Since this is such a common problem, I long ago wrote a plugin to filter out these garbage characters from Trackbacks, RSS feeds I syndicate, my Technorati Cosmos, etc. I took a pretty brutal approach. The plugin defined a new global tag attribute, strip_controlchars
. Adding the attribute to any MT variable substitution tag,
<$MTEntryBody strip_controlchars="1"$>
simply drops characters 0x80 to 0x9F from the content.
Inspired by Sam Ruby’s excellent Survival Guide, I recently decided that a more sophisticated approach was desirable. In the new version of the MTStripControlChars plugin,
<$MTEntryBody strip_controlchars="1"$>
works as before, but
<$MTEntryBody strip_controlchars="2"$>
translates the (would-be) Windows-1252 characters into the corresponding Unicode numeric entities.
Incorporating this filter into my Comment Preview template, we now automagically fix those mangled smart quotes.
Hopefully, this will lead to a more pleasant user experience.
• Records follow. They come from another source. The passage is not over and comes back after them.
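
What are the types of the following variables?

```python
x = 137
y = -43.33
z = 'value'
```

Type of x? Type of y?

x is int; y is float

int, float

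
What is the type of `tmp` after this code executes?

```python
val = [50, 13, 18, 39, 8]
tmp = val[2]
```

Indexing a list of ints returns int (val[2] = 18)

int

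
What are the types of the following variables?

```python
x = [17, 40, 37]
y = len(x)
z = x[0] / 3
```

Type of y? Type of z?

len() returns int; int / int returns float

int, float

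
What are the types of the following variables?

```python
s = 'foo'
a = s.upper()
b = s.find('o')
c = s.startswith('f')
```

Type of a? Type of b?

str.upper() returns str; str.find() returns int

str, int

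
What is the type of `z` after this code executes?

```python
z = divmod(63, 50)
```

divmod() returns a tuple (quotient, remainder)

tuple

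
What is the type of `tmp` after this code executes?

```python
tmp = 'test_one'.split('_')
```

str.split() returns list

list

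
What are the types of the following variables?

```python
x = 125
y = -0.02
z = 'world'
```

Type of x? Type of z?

x is int; z is str

int, str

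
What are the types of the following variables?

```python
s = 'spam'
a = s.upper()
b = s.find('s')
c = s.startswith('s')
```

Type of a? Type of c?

str.upper() returns str; str.startswith() returns bool

str, bool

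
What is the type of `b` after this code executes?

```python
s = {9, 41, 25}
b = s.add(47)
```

set.add() returns None (mutates in place)

NoneType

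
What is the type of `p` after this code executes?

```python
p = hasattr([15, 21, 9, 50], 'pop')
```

hasattr() returns bool

bool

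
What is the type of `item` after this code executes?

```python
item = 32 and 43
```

'and' returns the last value when all truthy (43, which is int)

int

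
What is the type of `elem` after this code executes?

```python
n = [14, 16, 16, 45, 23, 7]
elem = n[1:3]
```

Slicing a list always returns a list

list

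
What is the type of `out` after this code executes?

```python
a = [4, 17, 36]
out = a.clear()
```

list.clear() returns None

NoneType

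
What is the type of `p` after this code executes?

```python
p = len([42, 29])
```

len() always returns int

int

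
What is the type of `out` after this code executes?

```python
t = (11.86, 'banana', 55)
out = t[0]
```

Index 0 of tuple is 11.86 which is float

float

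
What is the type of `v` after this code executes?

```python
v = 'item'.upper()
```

str.upper() returns str

str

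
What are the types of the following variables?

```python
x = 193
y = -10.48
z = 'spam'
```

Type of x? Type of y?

x is int; y is float

int, float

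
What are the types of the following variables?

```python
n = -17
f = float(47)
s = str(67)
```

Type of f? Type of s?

f is float; s is str

float, str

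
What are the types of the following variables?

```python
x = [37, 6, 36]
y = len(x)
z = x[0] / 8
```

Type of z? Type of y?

int / int returns float; len() returns int

float, int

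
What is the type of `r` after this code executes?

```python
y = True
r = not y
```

'not' always returns bool

bool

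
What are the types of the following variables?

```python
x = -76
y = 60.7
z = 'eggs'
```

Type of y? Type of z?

y is float; z is str

float, str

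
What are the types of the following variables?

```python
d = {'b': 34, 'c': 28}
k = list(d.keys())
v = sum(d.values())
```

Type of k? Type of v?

list(...) returns list; sum of int values returns int

list, int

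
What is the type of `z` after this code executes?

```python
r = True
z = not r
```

'not' always returns bool

bool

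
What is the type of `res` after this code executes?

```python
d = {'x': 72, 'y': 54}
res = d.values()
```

.values() returns a dict_values view object

dict_values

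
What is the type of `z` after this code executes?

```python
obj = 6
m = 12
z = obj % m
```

int % int returns int (6 % 12 = 6)

int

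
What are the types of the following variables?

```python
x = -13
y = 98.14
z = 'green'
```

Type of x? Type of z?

x is int; z is str

int, str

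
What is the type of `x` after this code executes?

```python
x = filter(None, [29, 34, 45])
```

filter() returns a filter iterator object

filter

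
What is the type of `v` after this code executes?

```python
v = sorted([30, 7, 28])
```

sorted() always returns list

list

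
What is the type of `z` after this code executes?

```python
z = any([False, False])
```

any() returns bool

bool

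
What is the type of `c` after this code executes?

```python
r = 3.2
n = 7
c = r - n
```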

Update (6/23/2004): See this comment for information on using this plugin with UTF-8 encoded blogs. If your blog uses UTF-8 encoding, then Trackbacks (or legacy data in your database) which contain these (now strictly illegal) characters are still a problem. Unfortunately, UTF-8 is a multi-byte encoding scheme, so fixing the problem is not as simple as stripping-out these “bad” bytes.
Update (7/1/2004): As Sam Ruby points out, there are other “illegal” characters in addition to the above. I’ve updated the plugin to strip those out too. Again,the plugin is currently really only useful if your blog charset is ISO-8859-1.
Posted by distler at April 14, 2004 11:19 PM
Re: MTStripControlChars
Yes, fixing as opposed to stripping is excellent.